通過する列車の明かりで闇に浮かぶ吉野川橋梁=徳島市応神町

 徳島平野の真ん中を東西に横切り、流域に恵みをもたらす吉野川。下流は川幅が広く、雄大な景観を誇る。しかし、架橋技術が未熟だった時代には北岸と南岸を遮断する天然の障害だった。

 徳島県の鉄道史をひもとくと、明治中期から大正初期にかけて、おおむね現在のJR路線の形が出来上がっている。ただ、吉野川を横断して南北を結ぶルートは、昭和になるまで実現しなかった。

 その中で建設されたのが高徳線の吉野川橋梁である。先に完成していた吉野川橋を鉄道併用橋にするプランもあったものの、費用の問題で実現しなかった。橋ができるまでは全国でも珍しい川の鉄道連絡船「巡航船」が、北岸の中原駅(廃止)と新町橋の間で運航されていた。

 吉野川橋梁の架設は1932年に始まり、35年3月に完成。橋の整備に伴い高徳線が全通した。全長949・2メートル。
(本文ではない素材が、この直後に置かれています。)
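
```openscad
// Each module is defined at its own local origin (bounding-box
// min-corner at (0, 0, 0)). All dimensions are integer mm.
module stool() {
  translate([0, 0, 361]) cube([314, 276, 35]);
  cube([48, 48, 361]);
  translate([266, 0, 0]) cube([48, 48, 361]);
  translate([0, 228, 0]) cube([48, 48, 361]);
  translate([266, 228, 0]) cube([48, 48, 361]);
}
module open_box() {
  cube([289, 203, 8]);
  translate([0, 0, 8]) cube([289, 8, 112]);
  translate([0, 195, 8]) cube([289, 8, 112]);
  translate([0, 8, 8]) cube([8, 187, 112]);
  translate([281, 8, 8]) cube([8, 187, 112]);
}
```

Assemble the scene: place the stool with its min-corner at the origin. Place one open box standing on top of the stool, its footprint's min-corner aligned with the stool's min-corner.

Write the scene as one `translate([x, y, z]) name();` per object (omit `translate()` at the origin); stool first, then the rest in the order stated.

stool();
translate([0, 0, 396]) open_box();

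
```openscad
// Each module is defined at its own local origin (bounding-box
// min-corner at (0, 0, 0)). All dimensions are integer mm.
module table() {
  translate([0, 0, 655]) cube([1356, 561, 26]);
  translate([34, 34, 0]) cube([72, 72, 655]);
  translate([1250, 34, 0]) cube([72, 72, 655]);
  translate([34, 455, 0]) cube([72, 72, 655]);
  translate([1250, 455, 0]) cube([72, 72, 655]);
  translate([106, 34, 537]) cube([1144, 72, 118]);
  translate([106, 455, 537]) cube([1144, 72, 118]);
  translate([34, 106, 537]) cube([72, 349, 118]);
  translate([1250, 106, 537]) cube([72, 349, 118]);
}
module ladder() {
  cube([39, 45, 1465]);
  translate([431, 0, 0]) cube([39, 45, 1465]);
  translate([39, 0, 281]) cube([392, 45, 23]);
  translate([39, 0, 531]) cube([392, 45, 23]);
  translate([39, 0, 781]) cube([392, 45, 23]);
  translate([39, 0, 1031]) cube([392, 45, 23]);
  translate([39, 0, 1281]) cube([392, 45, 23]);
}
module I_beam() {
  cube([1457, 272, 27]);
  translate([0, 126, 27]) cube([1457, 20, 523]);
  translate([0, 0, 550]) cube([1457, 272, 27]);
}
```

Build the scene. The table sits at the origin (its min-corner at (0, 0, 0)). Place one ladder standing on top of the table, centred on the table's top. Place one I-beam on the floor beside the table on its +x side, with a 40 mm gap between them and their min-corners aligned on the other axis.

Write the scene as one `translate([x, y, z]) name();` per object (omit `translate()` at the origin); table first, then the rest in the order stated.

table();
translate([443, 258, 681]) ladder();
translate([1396, 0, 0]) I_beam();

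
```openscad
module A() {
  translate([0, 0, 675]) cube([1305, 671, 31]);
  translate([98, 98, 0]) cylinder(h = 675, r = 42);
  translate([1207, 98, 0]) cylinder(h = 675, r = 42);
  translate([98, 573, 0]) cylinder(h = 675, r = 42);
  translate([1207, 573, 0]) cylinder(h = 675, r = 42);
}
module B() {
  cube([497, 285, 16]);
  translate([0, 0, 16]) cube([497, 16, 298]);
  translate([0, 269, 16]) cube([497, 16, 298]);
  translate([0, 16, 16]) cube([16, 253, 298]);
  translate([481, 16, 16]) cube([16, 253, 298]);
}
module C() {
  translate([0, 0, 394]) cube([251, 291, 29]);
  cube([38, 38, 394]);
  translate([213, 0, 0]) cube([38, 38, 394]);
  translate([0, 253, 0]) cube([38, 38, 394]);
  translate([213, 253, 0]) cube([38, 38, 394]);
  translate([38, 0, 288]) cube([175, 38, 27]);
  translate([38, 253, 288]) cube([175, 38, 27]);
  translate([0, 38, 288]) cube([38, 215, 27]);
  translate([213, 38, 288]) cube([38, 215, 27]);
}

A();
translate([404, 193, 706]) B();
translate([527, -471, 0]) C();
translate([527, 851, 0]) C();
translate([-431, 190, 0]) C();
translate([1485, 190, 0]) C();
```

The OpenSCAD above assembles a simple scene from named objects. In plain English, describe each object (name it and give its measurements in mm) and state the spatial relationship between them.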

当時の先端技術を駆使した日本初の3径間連続トラス橋は、後の鉄道橋建設の見本となった。

 完成から85年。真っすぐ川を横切る橋は美しく、今では吉野川を代表する景観の一つとなっている。日が暮れてから訪ねてみた。列車が通過する明かりで、橋がシルエットになって浮かび上がった。